There’s ongoing confusion about how VPNs and Tor compare in regards to privacy and anonymity and competing opinions on how and when it makes sense to combine them. Do they work together, is there ever mutual contradiction, and what threats do they actually protect you from?
It’s time to settle the debate once and for all and get to the heart of how to properly use two of the most powerful internet privacy tools.
Internet anonymity in Tor
Tor is, without a doubt, the stronger anonymity network. Your data enters the network through a random node around the globe, makes at least two hops, then passes through a random exit node to its final destination.
Ideally, your information should be additionally encrypted, preventing the exit node from reading it.
Unlike with a VPN, no single node in this route gets the full picture of what you are doing. The entry node can only see your location but not who you are communicating with, while the exit node sees who you are communicating with, but not your location.
A relay in the middle prevents the exit node from finding out what the entry node was, in case an adversary manages to operate them both.
However, this process is slow and inefficient. And for a variety of privacy reasons, the Tor network cannot compensate volunteers for running nodes.
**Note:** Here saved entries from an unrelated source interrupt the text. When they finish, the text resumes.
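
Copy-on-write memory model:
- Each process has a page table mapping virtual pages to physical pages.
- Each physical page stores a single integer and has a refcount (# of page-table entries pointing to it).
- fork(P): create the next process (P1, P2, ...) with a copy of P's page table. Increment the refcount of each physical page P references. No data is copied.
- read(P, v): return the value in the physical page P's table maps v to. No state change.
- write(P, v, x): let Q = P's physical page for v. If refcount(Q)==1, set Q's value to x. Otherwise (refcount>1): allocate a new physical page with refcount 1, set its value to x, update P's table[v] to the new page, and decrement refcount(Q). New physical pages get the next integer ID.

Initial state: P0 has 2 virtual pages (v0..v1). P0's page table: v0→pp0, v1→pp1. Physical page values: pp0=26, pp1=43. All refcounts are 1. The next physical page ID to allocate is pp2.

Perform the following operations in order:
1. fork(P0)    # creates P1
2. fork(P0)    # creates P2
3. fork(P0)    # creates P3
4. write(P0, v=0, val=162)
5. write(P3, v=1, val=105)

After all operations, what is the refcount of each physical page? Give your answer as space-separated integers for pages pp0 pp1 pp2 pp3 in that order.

Op 1: fork(P0) -> P1. 2 ppages; refcounts: pp0:2 pp1:2
Op 2: fork(P0) -> P2. 2 ppages; refcounts: pp0:3 pp1:3
Op 3: fork(P0) -> P3. 2 ppages; refcounts: pp0:4 pp1:4
Op 4: write(P0, v0, 162). refcount(pp0)=4>1 -> COPY to pp2. 3 ppages; refcounts: pp0:3 pp1:4 pp2:1
Op 5: write(P3, v1, 105). refcount(pp1)=4>1 -> COPY to pp3. 4 ppages; refcounts: pp0:3 pp1:3 pp2:1 pp3:1

Answer: 3 3 1 1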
Participants are also unable to speed up connections with payments, as this would de-anonymize them as well as the entry/exit nodes.
The VPN internet privacy model
VPNs provide a different privacy trade-off. They perform with high speeds and typically only route traffic through a single hop, usually in an industrial-grade data center.
To keep services stable and fast as well as develop apps, the VPN provider either has to charge their customers, like ExpressVPN, or somehow monetize their user data.
Like with Tor, a user is unable to see what happens inside the servers they are using. For example, it’s impossible to see if the VPN server is keeping logs, altering traffic, or injecting malware.
Though, given that a user can be identified through their login details or payment method, or repeatedly using the same service, a malicious VPN provider can gather details far more threatening to a person’s privacy than that of a Tor node.
To evaluate if a VPN provider is malicious, a user can look out for complaints on the internet, particularly from users who have been kicked off a VPN for breaching terms of service or violating copyright codes.
A VPN provider would be unable to determine which of their users committed violations if they truly kept no logs.
To combine VPN and Tor or not combine?
The debate over how to combine the services often comes down to the assumption that more hops mean more privacy, which is not necessarily true. However, adding a single, permanent node (i.e. a VPN) might entirely compromise the anonymity model that Tor provides.
The official website of the anonymous Operating System TAILS uses harsh words when discussing the utilization of a VPN with Tor:
“VPNs make the situation worse since they basically introduce either a permanent entry guard (if the VPN is set up before Tor) or a permanent exit node (if the VPN is accessed through Tor)”
That being said, there are cases when using one with the other can be invaluable. The question is: Do you connect to VPN first and Tor second, or vice versa?
You -> VPN -> Tor
This model is easy for anyone to set up. Simply connect to VPN on your computer, then open the Tor Browser and continue to use it as you are used to.
Your traffic will first be routed to the VPN server, from where it enters the Tor network before it leaves it again at one of the system’s exit nodes.
According to the Tor Project, the arrangement works, but with one caveat–your VPN/SSH provider’s network is in fact sufficiently safer than your own network.
Your VPN will not be able to see your traffic but may find out that you are using Tor. On the upside, you are hiding your Tor activity from your Internet Service Provider and likely your local government. Depending on their stance on Tor, you might be safer or more private.
You -> Tor -> VPN
This model is a bit different to set up, as it requires you to fiddle with a virtual machine, and is generally not supported by VPN companies natively.
Your traffic first enters the Tor network, leaves through an exit node and then to a VPN server, from where you connect to the sites you are visiting.
The Tor Project advises against this arrangement:
“The VPN/SSH can build a profile of everything you do, and over time that will probably be really dangerous.”
The result is that your VPN often finds out who you are, perhaps because you connect from home regularly or because you made the VPN subscription payment through your credit card. Any provider could observe you long enough to “fingerprint” your behavior.
In theory, by signing up for a VPN through Tor, and paying through an anonymous payment method like Bitcoin, you can prevent your VPN from knowing any payment details. And if you always connect to the internet with Tor network, your current location would be disguised.
Your identity is still not as strongly protected as when using a Tor exit node, but you will not get flagged as a Tor user by the sites you are visiting.
Do you want to hide who you are? Or where you are?
The essential question you will have to ask yourself when using a Tor over VPN, or a VPN over Tor, is whether you want to hide your location or your identity.
Using VPN, then Tor guards your identity as close as currently technically possible. But Tor followed by VPN effectively hides your location and leaves you able to surf the web without the hassle of using a Tor exit node IP.
The choice is yours.
This difference can be a subtle one, but it can be essential. Imagine you are hiding from an oppressive dictatorship, but still want to maintain contact with the outside world. Keeping your location a secret will be far more important than maintaining anonymity.
If you, however, intend to leak information exposing corruption and misconduct in your country, hiding your identity is equally important to hiding your location.